Am meisten beeindruckt hat mich die Wechselwirkung zwischen Schlaf und Stimmung.
Hier zwei meiner Diagramme:
Die Diagramme habe ich mit OpenOffice gemacht. Beim Schlaf habe ich die Stunden genommen und Abzüge für Einschlaf- und Durchschlaf-Probleme, sowie für Albträume vergeben. Die Stimmung habe ich mit Punkten bewertet, natürlich hab ich die Zahlen so gewählt, dass man die Wechselwirkung gut erkennen kann.
Wenngleich diese Wechselwirkung auch meist nicht direkt, sondern mit einer kleinen Verzögerung stattfindet, so steht doch fest:
Gute Stimmung tagsüber kann einen guten Schlaf nachts verheißen.
Schlechte Stimmung tagsüber kann einen schlechten Schlaf nachts verheißen.
Ein guter Schlaf nachts kann eine gute Stimmung tagsüber verheißen.
Ein schlechter Schlaf nachts kann eine schlechte Stimmung tagsüber verheißen.
Ob das dann direkt in der Nacht oder eine Nacht danach oder direkt am Tag oder einen Tag danach stattfindet, spielt keine Rolle.

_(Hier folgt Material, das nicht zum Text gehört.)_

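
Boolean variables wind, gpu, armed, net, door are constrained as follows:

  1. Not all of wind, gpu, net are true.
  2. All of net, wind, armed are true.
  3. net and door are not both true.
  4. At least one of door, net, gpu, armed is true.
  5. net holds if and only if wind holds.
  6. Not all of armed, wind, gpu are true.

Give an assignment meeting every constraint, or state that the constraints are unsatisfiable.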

Aber manchmal ist es nicht wirklich eine Wechselwirkung sondern etwas gegensätzlich. Manchmal habe ich schlecht geschlafen, finde mich damit ab und hab deshalb trotzdem gute Stimmung. Manchmal hatte ich tagsüber so lausig schlechte Stimmung, dass ich so kaputt war, dass ich nachts sehr guten Schlaf hatte.
Aber wie auch immer,
ich denke, ganz wichtig ist die Stimmung.
Den Schlaf kann ich nicht so leicht beeinflussen,
aber die Stimmung schon.
Da muss ich mich fragen:
Was ist denn verantwortlich für die Stimmung?
Meine Gedanken und Gefühle.
Das heißt, wenn ich meine Gedanken und Gefühle bewusst und gezielt einsetze, dann kann ich tagsüber eine gute Stimmung haben und nachts guten Schlaf.